« Je suis le disciple de celui qui est sans papier », par Mgr Bernard Ginoux
Je pensais évidemment à tous ces millions d’êtres humains condamnés à mourir dès leur conception parce qu’ils ne sont pas « aux normes », parce qu’ils dérangent, parce que la société ne veut pas les accueillir. Je voyais l’immense cortège des enfants mourant faute de soins élémentaires, ceux que les criminels enrôlent comme soldats, tous ceux qui sont vendus à des adultes pour des divertissements odieux, ceux que l’injustice sociale condamne à survivre de méfaits.

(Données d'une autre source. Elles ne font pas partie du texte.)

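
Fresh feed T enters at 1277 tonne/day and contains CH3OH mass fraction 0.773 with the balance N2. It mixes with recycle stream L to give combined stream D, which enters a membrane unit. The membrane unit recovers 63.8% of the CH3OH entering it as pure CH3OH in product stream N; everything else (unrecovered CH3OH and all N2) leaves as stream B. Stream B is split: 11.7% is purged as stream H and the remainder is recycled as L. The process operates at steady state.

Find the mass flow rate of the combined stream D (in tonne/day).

N2 enters only via T and leaves only via the purge: 1277×0.227 = 0.117×(N2 in B), and the membrane unit passes all N2, so N2 in D = N2 in B = 2477.6 tonne/day.
CH3OH in D: m_A = 1277×0.773 + (1−0.117)·(1−0.638)·m_A, so m_A = 987.12/0.6804 = 1450.9 tonne/day.
D = 1450.9 + 2477.6 = 3928.5 tonne/day.

3928 tonne/day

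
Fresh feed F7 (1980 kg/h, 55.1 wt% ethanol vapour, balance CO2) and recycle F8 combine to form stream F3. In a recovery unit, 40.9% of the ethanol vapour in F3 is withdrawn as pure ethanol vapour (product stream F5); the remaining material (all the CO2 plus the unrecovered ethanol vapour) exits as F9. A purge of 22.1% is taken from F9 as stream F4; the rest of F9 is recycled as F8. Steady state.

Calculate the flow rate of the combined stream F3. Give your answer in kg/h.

6045 kg/h

CO2 enters only via F7 and leaves only via the purge: 1980×0.449 = 0.221×(CO2 in F9), and the recovery unit passes all CO2, so CO2 in F3 = CO2 in F9 = 4022.7 kg/h.
ethanol vapour in F3: m_A = 1980×0.551 + (1−0.221)·(1−0.409)·m_A, so m_A = 1091/0.5396 = 2021.8 kg/h.
F3 = 2021.8 + 4022.7 = 6044.5 kg/h.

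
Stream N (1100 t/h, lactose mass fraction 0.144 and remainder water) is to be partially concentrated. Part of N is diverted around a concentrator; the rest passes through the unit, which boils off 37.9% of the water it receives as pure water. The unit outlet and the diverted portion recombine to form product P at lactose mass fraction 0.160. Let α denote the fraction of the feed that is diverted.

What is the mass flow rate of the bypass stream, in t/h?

760.9 t/h

All 1100×0.144 = 158.4 t/h of lactose reaches P, so P = 158.4/0.160 = 990 t/h and vapour = 110 t/h.
The evaporator receives (1−α)·1100 of feed at 0.856 water and removes 0.379 of that water:
0.379×0.856×(1−α)×1100 = 110
(1−α) = 110/356.87 = 0.3082;  α = 0.6918.
Bypass flow = 0.6918×1100 = 760.94 t/h.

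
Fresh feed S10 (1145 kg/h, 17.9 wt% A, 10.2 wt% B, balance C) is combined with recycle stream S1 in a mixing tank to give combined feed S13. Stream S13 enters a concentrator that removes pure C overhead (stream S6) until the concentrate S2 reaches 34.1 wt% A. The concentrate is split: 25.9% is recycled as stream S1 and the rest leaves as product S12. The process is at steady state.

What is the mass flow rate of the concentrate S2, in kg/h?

811.1 kg/h

Overall A balance (none leaves overhead): A in fresh feed = A in product, i.e. 1145×0.179 = (1−0.259)·S2·0.341.
S2 = 204.95/(0.341×0.741) = 811.12 kg/h.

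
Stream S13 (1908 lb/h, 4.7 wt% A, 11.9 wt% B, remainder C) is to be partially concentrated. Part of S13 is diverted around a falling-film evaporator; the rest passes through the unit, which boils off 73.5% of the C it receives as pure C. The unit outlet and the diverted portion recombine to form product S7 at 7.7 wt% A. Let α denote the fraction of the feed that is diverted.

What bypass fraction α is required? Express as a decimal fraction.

0.364

All 1908×0.047 = 89.676 lb/h of A reaches S7, so S7 = 89.676/0.077 = 1164.6 lb/h and vapour = 743.38 lb/h.
The evaporator receives (1−α)·1908 of feed at 0.834 C and removes 0.735 of that C:
0.735×0.834×(1−α)×1908 = 743.38
(1−α) = 743.38/1169.6 = 0.6356;  α = 0.3644.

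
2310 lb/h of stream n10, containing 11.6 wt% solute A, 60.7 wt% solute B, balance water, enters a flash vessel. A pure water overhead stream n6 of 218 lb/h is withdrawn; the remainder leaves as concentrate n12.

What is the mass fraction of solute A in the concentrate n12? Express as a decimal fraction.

solute A is not removed: 2310×0.116 = 267.96 lb/h of solute A enters n12.
Concentrate = 2310 − 218 = 2092 lb/h.
Mass fraction = 267.96/2092 = 0.128.

0.128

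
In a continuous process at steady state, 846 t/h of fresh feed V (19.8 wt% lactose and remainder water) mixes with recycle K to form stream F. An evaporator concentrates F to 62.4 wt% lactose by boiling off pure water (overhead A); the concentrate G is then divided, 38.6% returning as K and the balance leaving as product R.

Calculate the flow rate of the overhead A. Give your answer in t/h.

577.6 t/h

Overall lactose balance (none leaves overhead): lactose in fresh feed = lactose in product, i.e. 846×0.198 = (1−0.386)·G·0.624.
G = 167.51/(0.624×0.614) = 437.2 t/h.
Recycle K = 0.386×437.2 = 168.76 t/h.
Combined feed F = 846 + 168.76 = 1014.8 t/h.
Overhead A = F − G = 1014.8 − 437.2 = 577.56 t/h.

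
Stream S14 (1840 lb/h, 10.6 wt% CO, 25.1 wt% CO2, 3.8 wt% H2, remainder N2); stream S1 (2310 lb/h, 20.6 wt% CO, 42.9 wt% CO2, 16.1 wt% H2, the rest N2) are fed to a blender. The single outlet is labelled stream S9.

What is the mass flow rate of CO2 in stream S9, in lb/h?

CO2 out = CO2 in = 1840×0.251 + 2310×0.429 = 1452.8 lb/h.

1453 lb/h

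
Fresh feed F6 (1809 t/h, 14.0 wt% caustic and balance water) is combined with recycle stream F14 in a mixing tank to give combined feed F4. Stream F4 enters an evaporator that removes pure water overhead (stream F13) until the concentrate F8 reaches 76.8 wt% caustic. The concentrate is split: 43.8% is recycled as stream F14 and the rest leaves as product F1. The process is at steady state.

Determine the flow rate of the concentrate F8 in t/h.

Overall caustic balance (none leaves overhead): caustic in fresh feed = caustic in product, i.e. 1809×0.140 = (1−0.438)·F8·0.768.
F8 = 253.26/(0.768×0.562) = 586.77 t/h.

586.8 t/h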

Mais plus discrets encore étaient, en fond de passion du Christ, ces malades, ces vieillards, ces handicapés abandonnés parce qu’ils n’intéressent personne tandis que des législations veulent imposer leur disparition « douce » par l’euthanasie justifiée au nom de la compassion !
Et puis venaient encore toutes les victimes des guerres, des luttes pour le pouvoir, toutes ces personnes déplacées, qui n’existent pas devant les enjeux politiques et économiques.

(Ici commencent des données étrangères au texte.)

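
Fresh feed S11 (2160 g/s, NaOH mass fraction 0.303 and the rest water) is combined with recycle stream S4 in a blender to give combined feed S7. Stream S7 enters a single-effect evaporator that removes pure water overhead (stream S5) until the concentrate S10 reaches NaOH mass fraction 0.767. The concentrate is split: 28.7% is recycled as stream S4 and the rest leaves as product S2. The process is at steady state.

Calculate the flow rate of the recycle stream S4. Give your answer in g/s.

343.5 g/s

Overall NaOH balance (none leaves overhead): NaOH in fresh feed = NaOH in product, i.e. 2160×0.303 = (1−0.287)·S10·0.767.
S10 = 654.48/(0.767×0.713) = 1196.8 g/s.
Recycle S4 = 0.287×1196.8 = 343.47 g/s.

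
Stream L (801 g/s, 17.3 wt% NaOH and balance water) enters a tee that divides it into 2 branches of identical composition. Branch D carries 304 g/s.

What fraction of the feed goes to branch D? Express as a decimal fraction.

0.380

Fraction to D = 304/801 = 0.3795.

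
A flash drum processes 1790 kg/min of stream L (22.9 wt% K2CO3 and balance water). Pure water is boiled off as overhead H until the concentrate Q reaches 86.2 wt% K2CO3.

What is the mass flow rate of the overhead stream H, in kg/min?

1314 kg/min

K2CO3 is conserved: 1790×0.229 = 409.91 kg/min all reports to the concentrate.
Concentrate = 409.91/(target fraction) = 475.53 kg/min.
Overhead = 1790 − 475.53 = 1314.5 kg/min.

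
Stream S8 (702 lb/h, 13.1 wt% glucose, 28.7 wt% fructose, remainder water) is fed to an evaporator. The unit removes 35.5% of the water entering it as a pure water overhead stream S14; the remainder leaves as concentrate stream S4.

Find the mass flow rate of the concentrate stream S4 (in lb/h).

557 lb/h

water entering = 702×0.582 = 408.56 lb/h; overhead removed = 0.355×408.56 = 145.04 lb/h.
Concentrate = 702 − 145.04 = 556.96 lb/h.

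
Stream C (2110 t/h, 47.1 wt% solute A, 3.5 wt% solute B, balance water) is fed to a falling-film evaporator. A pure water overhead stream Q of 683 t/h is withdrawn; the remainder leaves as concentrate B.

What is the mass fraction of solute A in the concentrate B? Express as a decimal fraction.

solute A is not removed: 2110×0.471 = 993.81 t/h of solute A enters B.
Concentrate = 2110 − 683 = 1427 t/h.
Mass fraction = 993.81/1427 = 0.696.

0.696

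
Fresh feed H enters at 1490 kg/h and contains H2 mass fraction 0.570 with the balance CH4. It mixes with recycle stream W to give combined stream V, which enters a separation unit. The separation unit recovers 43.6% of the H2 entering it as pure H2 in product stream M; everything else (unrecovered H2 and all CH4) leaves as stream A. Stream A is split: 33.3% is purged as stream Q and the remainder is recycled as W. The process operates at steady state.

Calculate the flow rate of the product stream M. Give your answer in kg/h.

593.6 kg/h

H2 in V: m_A = 1490×0.570 + (1−0.333)·(1−0.436)·m_A, so m_A = 849.3/0.6238 = 1361.5 kg/h.
Product M = 0.436×1361.5 = 593.6 kg/h.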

C’est là, qu’au milieu de bien d’autres, une catégorie de ces « crucifiés » est apparue : on les désigne souvent comme des « sans ». Ils sont sans papiers, sans travail, sans revenus, sans prestations, sans logement, sans avenir…
Je peux les rencontrer, les croiser dans la rue entre deux centres d’hébergement, ou à la porte d’un organisme caritatif. Mais la loi est formelle : l’article L.622.1 du code de l’entrée et du séjour des étrangers me dit que je ne dois pas m’en occuper… ne pas les aider.

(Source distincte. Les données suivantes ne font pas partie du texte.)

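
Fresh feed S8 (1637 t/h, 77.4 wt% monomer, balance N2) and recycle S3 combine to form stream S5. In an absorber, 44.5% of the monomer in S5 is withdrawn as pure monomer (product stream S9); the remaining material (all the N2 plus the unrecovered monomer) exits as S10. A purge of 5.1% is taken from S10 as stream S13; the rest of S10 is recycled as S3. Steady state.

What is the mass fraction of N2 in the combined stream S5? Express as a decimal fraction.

N2 enters only via S8 and leaves only via the purge: 1637×0.226 = 0.051×(N2 in S10), and the absorber passes all N2, so N2 in S5 = N2 in S10 = 7254.2 t/h.
monomer in S5: m_A = 1637×0.774 + (1−0.051)·(1−0.445)·m_A, so m_A = 1267/0.4733 = 2677 t/h.
S5 = 2677 + 7254.2 = 9931.2 t/h.
N2 fraction in S5 = 7254.2/9931.2 = 0.730.

0.730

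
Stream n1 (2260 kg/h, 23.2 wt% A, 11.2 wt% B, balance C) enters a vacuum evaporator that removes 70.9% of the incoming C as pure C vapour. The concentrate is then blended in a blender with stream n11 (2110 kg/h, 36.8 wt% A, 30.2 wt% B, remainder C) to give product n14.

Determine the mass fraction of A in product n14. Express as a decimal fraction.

0.3919

Vapour removed = 0.709×0.656×2260 = 1051.1 kg/h; concentrate = 1208.9 kg/h.
A reaching the mixer = 524.32 (from concentrate) + 2110×0.368 = 1300.8 kg/h.
Product flow = 1208.9 + 2110 = 3318.9 kg/h; A fraction = 0.3919.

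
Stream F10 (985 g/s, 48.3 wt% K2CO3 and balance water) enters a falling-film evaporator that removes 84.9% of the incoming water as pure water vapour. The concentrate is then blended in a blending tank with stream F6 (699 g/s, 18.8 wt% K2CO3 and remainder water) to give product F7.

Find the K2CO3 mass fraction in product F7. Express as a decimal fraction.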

Dans l’étranger, l’Eglise voit le Christ qui frappe à notre porte
Et puis je relisais les nombreuses prises de position de l’Eglise depuis des années : « L’Eglise se sent le devoir d’être proche, comme le bon samaritain, du clandestin et du réfugié, icône contemporaine du voyageur dépouillé, roué de coups et abandonné sur le bord de la route » Jean Paul II et au n°101 de l’instruction Erga Migrantes Caritas Christi : « Dans les étrangers » l’Eglise voit le Christ qui « plante sa tente parmi nous » (Jean 1,14) et qui « frappe à notre porte » (Apocalypse 3,20).
Ces hommes, ces femmes, ces enfants sont là à nos côtés, discrets, silencieux. Ici à Montauban en particulier, une dizaine de familles : des parents, des enfants (scolarisés chez nous !) qui sont à tout moment expulsables… Il ne s’agit pas de savoir si ce sont de « bons » ou « mauvais » étrangers, des « sans » ou « avec » papiers, il s’agit de leur dignité, de leur légitime demande d’exister en tant que famille et de pouvoir vivre sans être à nouveau séparés, abîmés, rejetés.
Tous sont nos frères et nos soeurs. Humainement, nous ne pouvons pas rejeter des familles constituées, semblables à toutes les familles.
Chrétiennement, nous avons à nous demander « que fais-tu de ton frère ? » (cf. Genèse). Nous avons à nous rappeler, selon ce qu’écrit Benoît XVI dans son encyclique « Dieu est Amour » : « La charité chrétienne est avant tout simplement la réponse à ce qui, dans une situation déterminée, constitue la nécessité immédiate. » (n°31).
« Jésus ressuscité n’avait pas d’existence légale puisqu’Il était mort ». Il ne pouvait donc avoir de papiers en règle.
Avec Saint Paul nous pouvons dire « L’amour du Christ ressuscité nous pousse » (2 Corinthiens 5,14) et nous pousse vers eux pour leur tendre la main. Dans la joie de Pâques nous sommes passés de la mort à la vie, avec le Christ nous sommes ressuscités. Il est vivant pour tous les hommes. Nous en témoignerons en aidant les autres à vivre et à vivre debout. C’est pourquoi l’Eglise se fait proche du réfugié, du migrant, du clandestin … Mais, d’ailleurs, je me suis dit « Jésus ressuscité n’avait pas d’existence légale puisqu’Il était mort ». Il ne pouvait donc avoir de papiers en règle. Si on l’avait trouvé, on l’aurait arrêté… et, pourtant, Il était Le Vivant !
Vivre Pâques dans nos vies c’est permettre à tout être humain de se relever, c’est le regarder comme celui que le Christ dans sa passion a rejoint pour le faire vivre en ressuscité.
C’est pourquoi, fidèle au Christ, fidèle à l’Eglise du Christ je suis et je serai toujours « aidant » envers toute personne humaine afin que sa dignité soit respectée. Tout chrétien, mais aussi tout citoyen, qui se réfère à la fraternité humaine ne peut que faire de même. Je suis le disciple de celui qui était « sans papiers ».